New drug reduces tumor volume in mouse model for aggressive lung cancer
Deltafluorine shows initial success in treating difficult-to-treat form of cancer
To the point
- New approach: Instead of directly blocking the hard-to-attack KRAS cancer protein, deltafluorine switches off a helper protein that supports KRAS.
- Development in the laboratory: The durg was designed to bind particularly strongly and permanently to its target.
- Initial success in animal experiments: In an aggressive lung cancer mouse model, tumor growth was significantly slowed and important growth signals were inhibited.
KRAS is a protein in our cells that controls when a cell should grow or divide. Mutations in the KRAS gene are one of the most common triggers for cancer. For a long time, KRAS was considered virtually untreatable with drugs. Active substances are now available for a few variants, but targeted therapies are lacking for most.
A research team at the Max Planck Institute for Molecular Physiology in Dortmund has therefore developed a new approach: instead of inhibiting KRAS itself, they attack PDEδ. This helper protein transports KRAS to the right location in the cell membrane so that it can transmit its growth signals. If PDEδ is switched off, KRAS loses a crucial part of its function.

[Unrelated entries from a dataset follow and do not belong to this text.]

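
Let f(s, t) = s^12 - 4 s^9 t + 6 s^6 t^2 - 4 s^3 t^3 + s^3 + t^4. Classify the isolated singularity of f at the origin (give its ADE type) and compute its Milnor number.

The Hessian of f at 0 has rank 0. Corank 2; j^3 = s^3 is a perfect cube, so E-series; the 4-jet and mu = 6 give E_6.

Type E_{6}, Milnor number mu = 6.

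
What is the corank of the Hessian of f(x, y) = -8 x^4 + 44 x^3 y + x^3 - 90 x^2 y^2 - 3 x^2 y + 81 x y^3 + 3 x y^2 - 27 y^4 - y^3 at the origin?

Hessian at 0 has rank 0.

2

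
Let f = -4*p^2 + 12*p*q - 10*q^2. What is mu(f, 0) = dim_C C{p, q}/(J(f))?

1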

Development of deltafluorine
To effectively block PDEδ, the researchers designed deltafluorine. This fits into PDEδ like a matching key and binds to it permanently. This reliably deactivates the helper protein. In addition, deltafluorine is particularly stable and is not easily broken down in the cell, which can enhance its effect.
Successful test in mouse model
Together with researchers at the Max Planck Institute for Biology of Ageing, deltafluorine was tested in a particularly aggressive mouse model for lung cancer. This cancer originates from a mutation in the KRAS gene and hardly responds to conventional chemotherapy. After only 21 days of treatment, CT analyses showed that the tumor volume was significantly lower than in untreated animals. The joint project of the two Max Planck Institutes has now been published in the Journal of Medicinal Chemistry.

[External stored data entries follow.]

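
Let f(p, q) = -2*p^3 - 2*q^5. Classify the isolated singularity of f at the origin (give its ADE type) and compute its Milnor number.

The Hessian of f at 0 has rank 0. Corank 2; j^3 = -2*p^3 is a perfect cube, so E-series; the 5-jet and mu = 8 give E_8.

Type E_{8}, Milnor number mu = 8.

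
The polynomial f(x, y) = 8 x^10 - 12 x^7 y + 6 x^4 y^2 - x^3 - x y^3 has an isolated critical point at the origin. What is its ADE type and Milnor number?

Type E_{7}, Milnor number mu = 7.

The Hessian of f at 0 has rank 0. Corank 2; j^3 = -x^3 is a perfect cube, so E-series; the 4-jet and mu = 7 give E_7.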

The results are important initial evidence that blocking PDEδ with deltafluorine can also slow the growth of KRAS-driven tumors in living organisms. "We were surprised to observe such a clear effect with the new drug in this aggressive model. The research is still in its early stages, but the result is a good first step," says Maxim Hützen, one of the study's lead authors. "This was made possible by our close collaboration with the Comparative Biology service unit, which supported us with the treatments, and Phenotyping, with which we established the method for high-resolution 3D measurement of tumors in the mouse lung."
"In the long term, this approach could be a new opportunity for aggressive cancers for which there are only limited effective targeted therapies," said Ron Jachimowicz, who led the study.